En 1985 el Ministerio de Interior, a tenor de la Ley de Extranjería, creó diez centros de internamiento para albergar a los inmigrantes indocumentados que sobrevivían al mar de la clandestinidad. La apertura de estas dependencias, supuestamente con fines humanitarios y administrativos, no respondió a un programa específico que debería haber diseñado unas infraestructuras acondicionadas para hacer frente a un problema. La mayoría eran viejas cárceles, antiguas dependencias policiales y espacios desahuciados para otras funciones, que no nunca contaron con un presupuesto destinado a contratar asistentes sociales, médicos e intérpretes encargados de custodiar y tutelar a las personas, procedentes de varias hambrunas geográficas, que por Ley debían permanecer internadas durante cuarenta días. Y ya se sabe que cuando se opta por la chapuza, el problema no tarda en desaparecer con graves consecuencias. Una certeza popular que explica que el Fiscal general del Estado cerrase, dos años después de su apertura, el CIES de Capuchinos. El espacio protagonista de un libro, presentado esta semana, que recoge la historia de cinco incendios, una huelga de hambre de cuarenta y seis internos y el escándalo, producido en 2006, por los abusos sexuales de sus funcionarios policiales. Todo un ejemplo de deshumanización y de caótica gestión que, desgraciadamente no es el único. Las oenegés, cercanas a estas personas desesperadas a las que la administración trata como delincuentes de origen o potenciales, han ido encadenando denuncias sobre el hacinamiento, la insalubridad, la falta de higiene y la violencia, en los centros de Moratalaz en Madrid, la Verneda en Barcelona, Sangonera la Verde en Murcia, Matoral de Fuenteventura y en la antigua cárcel de Algeciras entre otras cárceles clandestinas que vienen a ser igual que pateras en tierra firme.

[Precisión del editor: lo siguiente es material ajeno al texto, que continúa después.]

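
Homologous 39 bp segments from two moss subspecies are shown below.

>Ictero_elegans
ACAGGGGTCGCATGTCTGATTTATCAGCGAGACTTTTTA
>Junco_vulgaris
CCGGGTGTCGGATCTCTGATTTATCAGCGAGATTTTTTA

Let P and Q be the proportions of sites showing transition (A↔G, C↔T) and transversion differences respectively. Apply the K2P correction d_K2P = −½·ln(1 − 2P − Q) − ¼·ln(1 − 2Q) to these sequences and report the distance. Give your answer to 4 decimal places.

Mismatches occur at site 1 (A↔C, transversion), site 3 (A↔G, transition), site 6 (G↔T, transversion), site 11 (C↔G, transversion), site 14 (G↔C, transversion), site 33 (C↔T, transition).
Of the 6 differences, 2 transitions and 4 transversions over 39 sites: P = 2/39 = 0.051282, Q = 4/39 = 0.102564.
d = −0.5·ln(0.794872) − 0.25·ln(0.794872) = −0.5·(-0.229574) − 0.25·(-0.229574) = 0.1722.

0.1722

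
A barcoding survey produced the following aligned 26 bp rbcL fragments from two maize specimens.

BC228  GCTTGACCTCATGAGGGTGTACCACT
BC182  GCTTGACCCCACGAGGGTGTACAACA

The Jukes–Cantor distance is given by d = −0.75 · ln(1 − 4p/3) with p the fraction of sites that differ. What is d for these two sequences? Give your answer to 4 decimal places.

Differing sites — 9:T/C; 12:T/C; 23:C/A; 26:T/A.
p = 4/26 = 0.153846.
d = −0.75 · ln(1 − (4/3)·0.153846) = −0.75 · ln(0.794872) = −0.75 · (-0.229574) = 0.1722.

0.1722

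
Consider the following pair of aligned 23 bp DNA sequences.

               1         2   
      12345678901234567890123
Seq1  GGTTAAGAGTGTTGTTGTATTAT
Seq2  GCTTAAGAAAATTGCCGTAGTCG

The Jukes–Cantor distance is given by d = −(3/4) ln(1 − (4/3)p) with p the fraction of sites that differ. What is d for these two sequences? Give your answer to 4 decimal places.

0.5532

Differing sites — 2:G/C; 9:G/A; 10:T/A; 11:G/A; 15:T/C; 16:T/C; 20:T/G; 22:A/C; 23:T/G.
p = 9/23 = 0.391304.
d = −0.75 · ln(1 − (4/3)·0.391304) = −0.75 · ln(0.478261) = −0.75 · (-0.737599) = 0.5532.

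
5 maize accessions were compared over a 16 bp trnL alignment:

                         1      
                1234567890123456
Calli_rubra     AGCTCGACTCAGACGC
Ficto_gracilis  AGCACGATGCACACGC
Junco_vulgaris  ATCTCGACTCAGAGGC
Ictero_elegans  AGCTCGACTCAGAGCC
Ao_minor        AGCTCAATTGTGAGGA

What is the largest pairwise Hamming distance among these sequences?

Pairwise Hamming distances:
  Calli_rubra vs Ficto_gracilis: 4
  Calli_rubra vs Junco_vulgaris: 2
  Calli_rubra vs Ictero_elegans: 2
  Calli_rubra vs Ao_minor: 6
  Ficto_gracilis vs Junco_vulgaris: 6
  Ficto_gracilis vs Ictero_elegans: 6
  Ficto_gracilis vs Ao_minor: 8
  Junco_vulgaris vs Ictero_elegans: 2
  Junco_vulgaris vs Ao_minor: 6
  Ictero_elegans vs Ao_minor: 6
The largest is 8, between Ficto_gracilis and Ao_minor.

8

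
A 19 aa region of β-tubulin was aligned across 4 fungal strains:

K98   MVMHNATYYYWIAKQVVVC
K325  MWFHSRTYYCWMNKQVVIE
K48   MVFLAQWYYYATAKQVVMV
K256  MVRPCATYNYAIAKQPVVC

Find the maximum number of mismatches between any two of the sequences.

Pairwise Hamming distances:
  K98 vs K325: 9
  K98 vs K48: 9
  K98 vs K256: 6
  K325 vs K48: 11
  K325 vs K256: 13
  K48 vs K256: 10
The largest is 13, between K325 and K256.

13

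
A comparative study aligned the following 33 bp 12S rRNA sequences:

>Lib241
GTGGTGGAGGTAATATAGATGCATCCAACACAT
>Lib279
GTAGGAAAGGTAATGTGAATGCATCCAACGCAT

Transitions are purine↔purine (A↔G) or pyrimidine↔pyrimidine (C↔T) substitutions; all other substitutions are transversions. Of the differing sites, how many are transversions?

1

The sequences differ at positions 3 (G/A, transition), 5 (T/G, transversion), 6 (G/A, transition), 7 (G/A, transition), 15 (A/G, transition), 17 (A/G, transition), 18 (G/A, transition), 30 (A/G, transition).
Of the 8 differences, 7 transitions and 1 transversion, so the answer is 1.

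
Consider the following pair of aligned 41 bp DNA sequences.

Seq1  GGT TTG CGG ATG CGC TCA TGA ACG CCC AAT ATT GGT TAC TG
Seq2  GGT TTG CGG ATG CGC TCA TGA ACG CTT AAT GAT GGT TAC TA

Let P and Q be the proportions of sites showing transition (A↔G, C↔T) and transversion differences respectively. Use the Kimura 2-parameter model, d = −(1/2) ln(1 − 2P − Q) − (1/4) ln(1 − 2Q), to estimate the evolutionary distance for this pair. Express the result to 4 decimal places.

0.1364

Mismatches occur at site 26 (C↔T, transition), site 27 (C↔T, transition), site 31 (A↔G, transition), site 32 (T↔A, transversion), site 41 (G↔A, transition).
Of the 5 differences, 4 transitions and 1 transversion over 41 sites: P = 4/41 = 0.097561, Q = 1/41 = 0.024390.
d = −0.5·ln(0.780488) − 0.25·ln(0.951220) = −0.5·(-0.247836) − 0.25·(-0.050010) = 0.1364.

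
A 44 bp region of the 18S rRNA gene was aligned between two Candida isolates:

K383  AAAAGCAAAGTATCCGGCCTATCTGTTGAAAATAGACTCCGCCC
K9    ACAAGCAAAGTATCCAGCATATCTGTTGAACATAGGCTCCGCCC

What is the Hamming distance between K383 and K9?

5

Mismatches occur at site 2 (A/C), site 16 (G/A), site 19 (C/A), site 31 (A/C), site 36 (A/G).
That gives 5 mismatches out of 44 aligned sites, so the Hamming distance is 5.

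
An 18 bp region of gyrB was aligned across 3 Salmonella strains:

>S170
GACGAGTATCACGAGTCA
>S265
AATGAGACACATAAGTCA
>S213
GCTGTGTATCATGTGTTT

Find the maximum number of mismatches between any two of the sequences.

Pairwise Hamming distances:
  S170 vs S265: 7
  S170 vs S213: 7
  S265 vs S213: 10
The largest is 10, between S265 and S213.

10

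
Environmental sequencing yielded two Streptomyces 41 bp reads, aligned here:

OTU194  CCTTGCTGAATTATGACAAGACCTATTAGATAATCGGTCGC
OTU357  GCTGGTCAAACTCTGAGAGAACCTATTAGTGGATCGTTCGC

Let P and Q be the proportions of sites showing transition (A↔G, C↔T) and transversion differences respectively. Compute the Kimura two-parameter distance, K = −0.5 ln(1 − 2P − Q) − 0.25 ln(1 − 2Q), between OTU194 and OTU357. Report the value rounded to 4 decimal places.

0.4634

Differing sites — 1:C/G (Tv); 4:T/G (Tv); 6:C/T (Ti); 7:T/C (Ti); 8:G/A (Ti); 11:T/C (Ti); 13:A/C (Tv); 17:C/G (Tv); 19:A/G (Ti); 20:G/A (Ti); 30:A/T (Tv); 31:T/G (Tv); 32:A/G (Ti); 37:G/T (Tv).
Of the 14 differences, 7 transitions and 7 transversions over 41 sites: P = 7/41 = 0.170732, Q = 7/41 = 0.170732.
d = −0.5·ln(0.487804) − 0.25·ln(0.658536) = −0.5·(-0.717842) − 0.25·(-0.417736) = 0.4634.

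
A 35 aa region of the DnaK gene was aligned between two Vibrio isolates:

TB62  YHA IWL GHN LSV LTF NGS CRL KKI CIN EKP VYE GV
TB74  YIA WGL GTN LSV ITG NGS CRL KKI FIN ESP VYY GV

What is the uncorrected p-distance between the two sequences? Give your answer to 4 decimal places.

The sequences differ at positions 2 (H/I), 4 (I/W), 5 (W/G), 8 (H/T), 13 (L/I), 15 (F/G), 25 (C/F), 29 (K/S), 33 (E/Y).
There are 9 differences over 35 sites, so p = 9/35 = 0.2571.

0.2571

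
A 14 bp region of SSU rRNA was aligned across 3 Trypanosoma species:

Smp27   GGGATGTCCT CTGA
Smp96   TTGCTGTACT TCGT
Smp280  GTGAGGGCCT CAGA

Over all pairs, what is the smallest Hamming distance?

4

Pairwise Hamming distances:
  Smp27 vs Smp96: 7
  Smp27 vs Smp280: 4
  Smp96 vs Smp280: 8
The smallest is 4, between Smp27 and Smp280.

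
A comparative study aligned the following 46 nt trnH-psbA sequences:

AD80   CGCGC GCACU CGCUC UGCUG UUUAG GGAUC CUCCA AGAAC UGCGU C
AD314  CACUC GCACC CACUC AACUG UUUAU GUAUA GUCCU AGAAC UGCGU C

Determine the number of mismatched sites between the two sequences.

Mismatches occur at site 2 (G→A), site 4 (G→U), site 10 (U→C), site 12 (G→A), site 16 (U→A), site 17 (G→A), site 25 (G→U), site 27 (G→U), site 30 (C→A), site 31 (C→G), site 35 (A→U).
That gives 11 mismatches out of 46 aligned sites, so the Hamming distance is 11.

11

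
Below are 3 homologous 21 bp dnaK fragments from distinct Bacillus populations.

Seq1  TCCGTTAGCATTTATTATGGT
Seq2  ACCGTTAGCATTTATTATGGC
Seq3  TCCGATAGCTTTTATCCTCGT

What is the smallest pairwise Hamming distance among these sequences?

Pairwise Hamming distances:
  Seq1 vs Seq2: 2
  Seq1 vs Seq3: 5
  Seq2 vs Seq3: 7
The smallest is 2, between Seq1 and Seq2.

2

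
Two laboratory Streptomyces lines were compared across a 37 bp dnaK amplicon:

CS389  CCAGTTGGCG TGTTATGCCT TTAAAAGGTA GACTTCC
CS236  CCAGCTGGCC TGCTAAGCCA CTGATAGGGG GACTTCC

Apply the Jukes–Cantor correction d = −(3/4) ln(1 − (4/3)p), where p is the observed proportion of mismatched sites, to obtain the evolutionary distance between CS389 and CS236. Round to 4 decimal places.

Differing sites — 5:T/C; 10:G/C; 13:T/C; 16:T/A; 20:T/A; 21:T/C; 23:A/G; 25:A/T; 29:T/G; 30:A/G.
p = 10/37 = 0.270270.
d = −0.75 · ln(1 − (4/3)·0.270270) = −0.75 · ln(0.639640) = −0.75 · (-0.446850) = 0.3351.

0.3351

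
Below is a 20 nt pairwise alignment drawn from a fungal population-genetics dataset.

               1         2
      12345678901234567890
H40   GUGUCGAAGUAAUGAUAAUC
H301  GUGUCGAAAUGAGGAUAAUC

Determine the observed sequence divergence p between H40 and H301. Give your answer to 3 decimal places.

0.150

Differing sites — 9:G/A; 11:A/G; 13:U/G.
There are 3 differences over 20 sites, so p = 3/20 = 0.150.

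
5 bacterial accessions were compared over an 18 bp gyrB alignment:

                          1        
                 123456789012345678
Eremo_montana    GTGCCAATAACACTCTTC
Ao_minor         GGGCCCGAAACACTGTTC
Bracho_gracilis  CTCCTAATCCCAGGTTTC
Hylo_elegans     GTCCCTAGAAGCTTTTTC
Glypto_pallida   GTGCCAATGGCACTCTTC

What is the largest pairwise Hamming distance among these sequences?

Pairwise Hamming distances:
  Eremo_montana vs Ao_minor: 5
  Eremo_montana vs Bracho_gracilis: 8
  Eremo_montana vs Hylo_elegans: 7
  Eremo_montana vs Glypto_pallida: 2
  Ao_minor vs Bracho_gracilis: 12
  Ao_minor vs Hylo_elegans: 9
  Ao_minor vs Glypto_pallida: 7
  Bracho_gracilis vs Hylo_elegans: 10
  Bracho_gracilis vs Glypto_pallida: 8
  Hylo_elegans vs Glypto_pallida: 9
The largest is 12, between Ao_minor and Bracho_gracilis.

12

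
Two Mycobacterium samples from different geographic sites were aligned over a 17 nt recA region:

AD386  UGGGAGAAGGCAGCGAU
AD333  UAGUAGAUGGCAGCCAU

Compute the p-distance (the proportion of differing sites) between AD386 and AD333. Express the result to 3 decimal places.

0.235

Mismatches occur at site 2 (G↔A), site 4 (G↔U), site 8 (A↔U), site 15 (G↔C).
There are 4 differences over 17 sites, so p = 4/17 = 0.235.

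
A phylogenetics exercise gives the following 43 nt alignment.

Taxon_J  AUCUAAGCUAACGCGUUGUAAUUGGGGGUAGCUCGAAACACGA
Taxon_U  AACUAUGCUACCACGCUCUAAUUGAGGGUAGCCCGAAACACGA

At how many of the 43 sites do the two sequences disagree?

Mismatches occur at site 2 (U/A), site 6 (A/U), site 11 (A/C), site 13 (G/A), site 16 (U/C), site 18 (G/C), site 25 (G/A), site 33 (U/C).
That gives 8 mismatches out of 43 aligned sites, so the Hamming distance is 8.

8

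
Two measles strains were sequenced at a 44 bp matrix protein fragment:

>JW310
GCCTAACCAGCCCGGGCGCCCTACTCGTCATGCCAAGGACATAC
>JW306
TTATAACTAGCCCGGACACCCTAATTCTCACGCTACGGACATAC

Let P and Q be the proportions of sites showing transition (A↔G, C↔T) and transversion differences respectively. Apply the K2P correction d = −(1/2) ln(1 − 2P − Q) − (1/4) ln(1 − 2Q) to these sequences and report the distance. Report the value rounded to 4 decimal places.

Differing sites — 1:G/T (Tv); 2:C/T (Ti); 3:C/A (Tv); 8:C/T (Ti); 16:G/A (Ti); 18:G/A (Ti); 24:C/A (Tv); 26:C/T (Ti); 27:G/C (Tv); 31:T/C (Ti); 34:C/T (Ti); 36:A/C (Tv).
Of the 12 differences, 7 transitions and 5 transversions over 44 sites: P = 7/44 = 0.159091, Q = 5/44 = 0.113636.
d = −0.5·ln(0.568182) − 0.25·ln(0.772728) = −0.5·(-0.565313) − 0.25·(-0.257828) = 0.3471.

0.3471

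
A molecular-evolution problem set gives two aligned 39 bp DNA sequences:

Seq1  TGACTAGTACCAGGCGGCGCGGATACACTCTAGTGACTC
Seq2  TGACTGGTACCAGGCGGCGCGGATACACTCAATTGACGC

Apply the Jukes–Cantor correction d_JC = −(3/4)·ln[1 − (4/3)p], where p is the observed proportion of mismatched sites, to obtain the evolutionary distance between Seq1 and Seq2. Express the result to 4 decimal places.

The sequences differ at positions 6 (A/G), 31 (T/A), 33 (G/T), 38 (T/G).
p = 4/39 = 0.102564.
d = −0.75 · ln(1 − (4/3)·0.102564) = −0.75 · ln(0.863248) = −0.75 · (-0.147053) = 0.1103.

0.1103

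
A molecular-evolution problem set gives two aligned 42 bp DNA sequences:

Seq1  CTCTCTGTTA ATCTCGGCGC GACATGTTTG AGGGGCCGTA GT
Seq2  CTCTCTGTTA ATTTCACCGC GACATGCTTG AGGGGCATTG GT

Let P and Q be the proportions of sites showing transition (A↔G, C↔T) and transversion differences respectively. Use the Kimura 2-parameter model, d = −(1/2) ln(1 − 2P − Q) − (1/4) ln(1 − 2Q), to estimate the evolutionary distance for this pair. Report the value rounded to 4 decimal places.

Differing sites — 13:C/T (Ti); 16:G/A (Ti); 17:G/C (Tv); 27:T/C (Ti); 37:C/A (Tv); 38:G/T (Tv); 40:A/G (Ti).
Of the 7 differences, 4 transitions and 3 transversions over 42 sites: P = 4/42 = 0.095238, Q = 3/42 = 0.071429.
d = −0.5·ln(0.738095) − 0.25·ln(0.857142) = −0.5·(-0.303683) − 0.25·(-0.154152) = 0.1904.

0.1904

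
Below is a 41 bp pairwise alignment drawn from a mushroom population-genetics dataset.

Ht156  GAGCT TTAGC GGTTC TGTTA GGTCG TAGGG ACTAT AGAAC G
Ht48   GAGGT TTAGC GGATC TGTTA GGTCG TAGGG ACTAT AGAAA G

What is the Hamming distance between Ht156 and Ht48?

3

Differing sites — 4:C/G; 13:T/A; 40:C/A.
That gives 3 mismatches out of 41 aligned sites, so the Hamming distance is 3.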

Estos informes hechos públicos por numerosos medios de comunicación, que llevan tiempo mostrando reportajes acerca de la continua vulneración de los derechos humanos, parece no haber servido de mucho. De hecho, veintitrés años después de la creación de los CIES, la situación es igual o peor. Incluso se ha rizado el rizo del absurdo, de la prepotencia y de la equivocación, si se tiene en cuenta que la UE en lugar de definir una normativa común para la gestión de estos centros, más ayudas para la colaboración con aquellos países subdesarrollados y mayor dureza contra las mafias que se enriquecen a costa de la desesperación y la esperanza, acaba de aprobar la ampliación del internamiento a sesenta días y deportar con mayor rapidez y menos miramientos a quines considera proscritos del primer Mundo. Esto demuestra la grave incapacidad de los políticos y de la administración europea a la hora de resolver con urgencia un problema que seguirá creciendo, mientras existan guerras, gobiernos corruptos, falta de recursos alimenticios, sequías, precariedad laboral y personas decididas a jugarse la vida para huir de un drama. Una evidente realidad a la que añadirle otra serie de conflictos derivados como la xenofobia que ya se ha instalado en la sociedad europea. Es cierto que la solución es difícil y compleja pero es fundamental encontrar una medida humanitaria que termine con la existencia de estas cárceles de Babel y sobre todo para que la bomba de relojería, en la que se ha convertido el problema de la inmigración ilegal, no termine por estallar a las puertas de un paraíso que en el fondo es un espejismo.